4.) Reauthorizing the Head Start federal preschool program and enacting Senator Kennedy's Early Care and Education Act (ECEA), so that all children can have access to high quality early childhood programs. ECEA would provide support to states to create a more cohesive system of early childhood education programs and improve standards for programs and educators in the early childhood arena.

5.) Reauthorizing the Workforce Investment Act and provide additional funding for job training programs so workers can obtain the skills they need to succeed in today's global economy.

6.) Fully funding IDEA.

1) Raising the Minimum Wage. Senator Kennedy's bill will raise the minimum wage to $7.25 per hour in three steps over a two year period. This increase will give nearly 15 million Americans a well-earned raise, including the parents of more than seven million children. This increase will give a family with one minimum wage earner another $4,400 a year to spend on education, child care, paying the rent, or putting decent food on the table.

2) Promoting paid sick days for workers. Over half of American workers do not have paid sick days. Senator Kennedy's Healthy Families Act will guarantee working Americans seven paid sick days to care for their own and their families' medical needs. Providing paid sick days will build strong families, protect our children, and safeguard our public health.

3) Protecting Workers' Right to Organize. In today's insecure economy, when too many working families are struggling just to make ends meet, it is more important than ever that workers have a voice at work. Senator Kennedy's Employee Free Choice Act helps workers get their fair share of our nation's economic growth by supporting the basic right of workers to choose their own representative. It puts real teeth in the law by strengthening the penalties for discrimination against workers who favor a union. And it will allow employees to choose a union when a majority of them sign an authorization designating a union as their bargaining representative.

4) Strengthening Retirement Security. Workers deserve to retire in dignity, not in poverty. Senator Kennedy's priorities include expanding retirement security for all American workers and finding ways to prevent corporations from using the bankruptcy courts to dump workers' pensions while awarding big bonuses to executives. He will also continue the fight to protect Social Security.

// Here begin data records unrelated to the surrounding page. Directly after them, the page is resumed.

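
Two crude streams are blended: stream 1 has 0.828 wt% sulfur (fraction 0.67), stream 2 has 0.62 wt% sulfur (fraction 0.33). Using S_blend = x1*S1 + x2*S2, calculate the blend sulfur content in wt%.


Linear sulfur blending: S_blend = x1*S1 + x2*S2
Contribution 1: 0.67 * 0.828 = 0.55476 wt%
Contribution 2: 0.33 * 0.62 = 0.2046 wt%
S_blend = 0.55476 + 0.2046 = 0.75936

0.75936 wt%


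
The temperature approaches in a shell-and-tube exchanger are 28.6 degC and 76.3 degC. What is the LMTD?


LMTD = (dT1 - dT2) / ln(dT1/dT2)
= (28.6 - 76.3) / ln(28.6 / 76.3) = -47.7 / -0.981266 = 48.61

48.61 degC


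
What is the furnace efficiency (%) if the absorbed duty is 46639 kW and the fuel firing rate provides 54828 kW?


Furnace efficiency = Q_absorbed / Q_fuel * 100
= 46639 / 54828 * 100 = 85.06

85.06 %


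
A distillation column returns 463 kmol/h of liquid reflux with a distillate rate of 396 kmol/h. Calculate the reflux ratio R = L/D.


Reflux ratio definition: R = L / D (liquid returned / distillate withdrawn)
L = 463 kmol/h, D = 396 kmol/h
R = 463 / 396 = 1.169

1.169


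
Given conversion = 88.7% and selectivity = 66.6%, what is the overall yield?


Overall yield = conversion (%) * selectivity (%) / 100
Conversion = 88.7%, Selectivity = 66.6%
Y = 88.7 * 66.6 / 100
= 59.0742 %

59.0742 %


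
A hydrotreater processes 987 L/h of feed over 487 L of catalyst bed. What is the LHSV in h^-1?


LHSV = volumetric feed rate / catalyst volume
= 987 L/h / 487 L
= 2.027 h^-1

2.027 h^-1


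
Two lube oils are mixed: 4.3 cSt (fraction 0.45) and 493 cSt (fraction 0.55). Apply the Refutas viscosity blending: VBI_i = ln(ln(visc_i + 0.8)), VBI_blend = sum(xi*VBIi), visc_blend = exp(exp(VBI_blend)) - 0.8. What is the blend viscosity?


Refutas method: VBN_i = 14.534*ln(ln(visc_i + 0.8)) + 10.975, blended linearly by mass fraction; since VBN is linear in VBI_i = ln(ln(visc_i + 0.8)) and the fractions sum to 1, blend VBI directly: visc = exp(exp(VBI_blend)) - 0.8
VBI_1 = ln(ln(4.3 + 0.8)) = 0.488114
VBI_2 = ln(ln(493 + 0.8)) = 1.82489
VBI_blend = 0.45 * 0.488114 + 0.55 * 1.82489 = 1.22334
visc_blend = exp(exp(1.22334)) - 0.8 = 29.12

29.12 cSt


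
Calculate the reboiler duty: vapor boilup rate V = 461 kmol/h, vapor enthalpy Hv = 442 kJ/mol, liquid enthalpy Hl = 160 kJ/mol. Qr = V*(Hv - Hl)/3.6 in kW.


Qr = 461 * (442 - 160) / 3.6 = 461 * 282 / 3.6 = 36110

36110 kW


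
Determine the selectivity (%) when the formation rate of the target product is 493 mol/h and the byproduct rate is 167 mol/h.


Selectivity = desired / (desired + undesired) * 100
Total products = 493 + 167 = 660 mol/h
S = 493 / 660 * 100
= 0.7470 * 100
= 74.70 %

74.70 %


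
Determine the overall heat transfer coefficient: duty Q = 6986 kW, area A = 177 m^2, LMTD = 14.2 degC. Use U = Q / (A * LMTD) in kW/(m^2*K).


From Q = U*A*LMTD, U = Q / (A * LMTD)
U = 6986 / (177 * 14.2) = 6986 / 2513.4 = 2.780

2.780 kW/(m^2*K)


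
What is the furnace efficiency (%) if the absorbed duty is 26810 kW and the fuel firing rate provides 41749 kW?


Furnace efficiency = Q_absorbed / Q_fuel * 100
= 26810 / 41749 * 100 = 64.22

64.22 %


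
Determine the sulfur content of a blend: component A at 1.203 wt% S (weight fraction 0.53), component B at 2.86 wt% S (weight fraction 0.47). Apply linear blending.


Linear sulfur blending: S_blend = x1*S1 + x2*S2
Contribution 1: 0.53 * 1.203 = 0.63759 wt%
Contribution 2: 0.47 * 2.86 = 1.3442 wt%
S_blend = 0.63759 + 1.3442 = 1.98179

1.98179 wt%


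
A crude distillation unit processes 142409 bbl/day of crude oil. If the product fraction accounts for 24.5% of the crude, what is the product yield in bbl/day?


Crude throughput = 142409 bbl/day
Fraction yield = 24.5%
yield = throughput * fraction / 100
yield = 142409 * 24.5 / 100 = 34890.205

34890.205 bbl/day


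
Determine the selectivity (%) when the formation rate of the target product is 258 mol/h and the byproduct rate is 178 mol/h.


Selectivity = desired / (desired + undesired) * 100
Total products = 258 + 178 = 436 mol/h
S = 258 / 436 * 100
= 0.5917 * 100
= 59.17 %

59.17 %


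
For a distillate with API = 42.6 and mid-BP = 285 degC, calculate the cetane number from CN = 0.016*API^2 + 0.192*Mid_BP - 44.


CN = 0.016 * 42.6^2 + 0.192 * 285 - 44
CN = 29.03616 + 54.72 - 44 = 39.75616

39.75616


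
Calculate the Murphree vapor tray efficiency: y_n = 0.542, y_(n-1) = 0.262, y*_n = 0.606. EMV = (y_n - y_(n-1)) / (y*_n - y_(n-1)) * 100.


Murphree vapor efficiency: EMV = (y_n - y_(n-1)) / (y*_n - y_(n-1)) * 100
EMV = (0.542 - 0.262) / (0.606 - 0.262) * 100 = 0.28 / 0.344 * 100 = 81.40

81.40 %


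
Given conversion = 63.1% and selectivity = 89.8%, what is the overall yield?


Overall yield = conversion (%) * selectivity (%) / 100
Conversion = 63.1%, Selectivity = 89.8%
Y = 63.1 * 89.8 / 100
= 56.6638 %

56.6638 %


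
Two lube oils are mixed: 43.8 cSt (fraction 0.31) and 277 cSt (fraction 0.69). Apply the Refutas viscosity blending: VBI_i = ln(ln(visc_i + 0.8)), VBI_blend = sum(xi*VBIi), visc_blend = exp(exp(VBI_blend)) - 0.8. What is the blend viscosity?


Refutas method: VBN_i = 14.534*ln(ln(visc_i + 0.8)) + 10.975, blended linearly by mass fraction; since VBN is linear in VBI_i = ln(ln(visc_i + 0.8)) and the fractions sum to 1, blend VBI directly: visc = exp(exp(VBI_blend)) - 0.8
VBI_1 = ln(ln(43.8 + 0.8)) = 1.3344
VBI_2 = ln(ln(277 + 0.8)) = 1.72756
VBI_blend = 0.31 * 1.3344 + 0.69 * 1.72756 = 1.60568
visc_blend = exp(exp(1.60568)) - 0.8 = 144.9

144.9 cSt


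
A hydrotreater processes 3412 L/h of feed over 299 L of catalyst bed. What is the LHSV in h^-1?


LHSV = volumetric feed rate / catalyst volume
= 3412 L/h / 299 L
= 11.41 h^-1

11.41 h^-1


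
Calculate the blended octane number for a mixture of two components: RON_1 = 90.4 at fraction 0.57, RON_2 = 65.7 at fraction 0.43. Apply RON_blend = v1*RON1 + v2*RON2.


Linear blending: RON_blend = sum(vi * RONi)
Contribution 1: 0.57 * 90.4 = 51.528
Contribution 2: 0.43 * 65.7 = 28.251
RON_blend = 51.528 + 28.251 = 79.779

79.779


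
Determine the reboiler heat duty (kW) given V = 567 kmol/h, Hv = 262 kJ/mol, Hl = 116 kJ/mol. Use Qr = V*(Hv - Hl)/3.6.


Qr = 567 * (262 - 116) / 3.6 = 567 * 146 / 3.6 = 23000

23000 kW


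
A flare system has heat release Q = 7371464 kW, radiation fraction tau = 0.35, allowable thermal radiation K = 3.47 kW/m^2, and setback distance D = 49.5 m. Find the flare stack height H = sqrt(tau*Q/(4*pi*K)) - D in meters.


tau*Q/(4*pi*K) = 0.35 * 7371464 / (4 * pi * 3.47) = 59167.4
sqrt(59167.4) = 243.243
H = 243.243 - 49.5 = 193.7

193.7 m


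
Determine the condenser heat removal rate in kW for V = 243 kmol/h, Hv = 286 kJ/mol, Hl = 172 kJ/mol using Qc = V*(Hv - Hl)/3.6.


Qc = 243 * (286 - 172) / 3.6 = 243 * 114 / 3.6 = 7695

7695 kW


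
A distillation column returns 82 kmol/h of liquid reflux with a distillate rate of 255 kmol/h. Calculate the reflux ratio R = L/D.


Reflux ratio definition: R = L / D (liquid returned / distillate withdrawn)
L = 82 kmol/h, D = 255 kmol/h
R = 82 / 255 = 0.3216

0.3216


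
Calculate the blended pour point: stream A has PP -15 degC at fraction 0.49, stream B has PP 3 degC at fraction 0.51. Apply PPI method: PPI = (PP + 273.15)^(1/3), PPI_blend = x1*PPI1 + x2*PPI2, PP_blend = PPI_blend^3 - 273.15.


PPI_1 = (-15 + 273.15)^(1/3) = 6.36733
PPI_2 = (3 + 273.15)^(1/3) = 6.512009
PPI_blend = 0.49 * 6.36733 + 0.51 * 6.512009 = 6.441116
PP_blend = 6.441116^3 - 273.15 = 267.2289 - 273.15 = -5.92

-5.92 degC


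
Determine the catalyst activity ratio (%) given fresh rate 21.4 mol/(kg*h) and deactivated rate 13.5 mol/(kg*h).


Activity (%) = (rate_used / rate_fresh) * 100
rate_used = 13.5, rate_fresh = 21.4
= (13.5 / 21.4) * 100
= 0.6308 * 100 = 63.08

63.08 %


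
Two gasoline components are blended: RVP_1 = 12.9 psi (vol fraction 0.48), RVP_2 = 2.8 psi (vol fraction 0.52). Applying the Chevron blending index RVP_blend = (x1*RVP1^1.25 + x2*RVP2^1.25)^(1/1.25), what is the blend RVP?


Chevron index: RVP_blend = (sum xi*RVPi^1.25)^(1/1.25)
RVP^1.25 terms: 0.48 * 12.9^1.25 + 0.52 * 2.8^1.25 = 13.6183
RVP_blend = 13.6183^(1/1.25) = 8.078

8.078 psi


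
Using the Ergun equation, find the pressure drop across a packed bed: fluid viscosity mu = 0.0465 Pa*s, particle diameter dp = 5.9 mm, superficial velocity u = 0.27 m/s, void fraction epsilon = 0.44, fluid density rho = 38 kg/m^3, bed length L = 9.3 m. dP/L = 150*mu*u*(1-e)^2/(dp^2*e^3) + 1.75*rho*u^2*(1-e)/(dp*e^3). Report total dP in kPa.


dp = 5.9 mm = 0.0059 m
Viscous term = 150*0.0465*0.27*(1-0.44)^2 / (0.0059^2*0.44^3) = 199169
Inertial term = 1.75*38*0.27^2*(1-0.44) / (0.0059*0.44^3) = 5401.66
dP/L = 199169 + 5401.66 = 204571 Pa/m
dP = 204571 * 9.3 / 1000 = 1903 kPa

1903 kPa


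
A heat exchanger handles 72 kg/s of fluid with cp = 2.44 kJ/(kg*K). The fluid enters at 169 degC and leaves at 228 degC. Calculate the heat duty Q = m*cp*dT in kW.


Q = m_dot * cp * delta_T
delta_T = 228 - 169 = 59 K
Q = 72 * 2.44 * 59
= 175.68 * 59
= 10365.12 kW

10365.12 kW


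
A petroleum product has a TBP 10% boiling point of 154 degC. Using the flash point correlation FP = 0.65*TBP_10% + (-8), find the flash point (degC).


FP = 0.65 * 154 + (-8) = 92.1

92.1 degC


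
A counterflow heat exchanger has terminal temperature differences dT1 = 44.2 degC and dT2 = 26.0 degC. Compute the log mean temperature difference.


LMTD = (dT1 - dT2) / ln(dT1/dT2)
= (44.2 - 26.0) / ln(44.2 / 26.0) = 18.2 / 0.530628 = 34.30

34.30 degC


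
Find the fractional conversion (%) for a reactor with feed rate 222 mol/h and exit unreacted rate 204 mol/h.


X = (F_in - F_out) / F_in * 100
Moles reacted = 222 - 204 = 18
X = 18 / 222 * 100
= 0.08108 * 100
= 8.108 %

8.108 %


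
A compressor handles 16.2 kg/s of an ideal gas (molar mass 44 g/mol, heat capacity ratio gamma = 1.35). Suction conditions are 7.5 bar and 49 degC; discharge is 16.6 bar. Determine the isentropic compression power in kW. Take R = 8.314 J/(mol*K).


Isentropic work: W = m*(gamma/(gamma-1))*(R*T1/MW)*((P2/P1)^((gamma-1)/gamma) - 1)
T1 = 49 + 273.15 = 322.15 K
Pressure ratio = 16.6 / 7.5 = 2.21333
Exponent = (1.35 - 1)/1.35 = 0.259259
(P2/P1)^exp - 1 = 2.21333^0.259259 - 1 = 0.22873
W = 16.2 * 1.35 / 0.35 * 8.314 * 322.15 / 44 * 0.22873 = 870.0

870.0 kW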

5) Strengthening Worker Safety. Too many American workers still face hazardous conditions at work. Senator Kennedy wants to make all workplaces safer by passing the Protecting America's Workers Act to cover more workers, give families a role in safety investigations, strengthen protections for whistleblowers, and increase penalties for repeated safety violators. He will build on the MINER Act to make additional advances in mine safety legislation. Kennedy also plans to exercise close oversight over MSHA and OSHA to ensure that they vigorously enforce our safety laws and issue needed safety standards.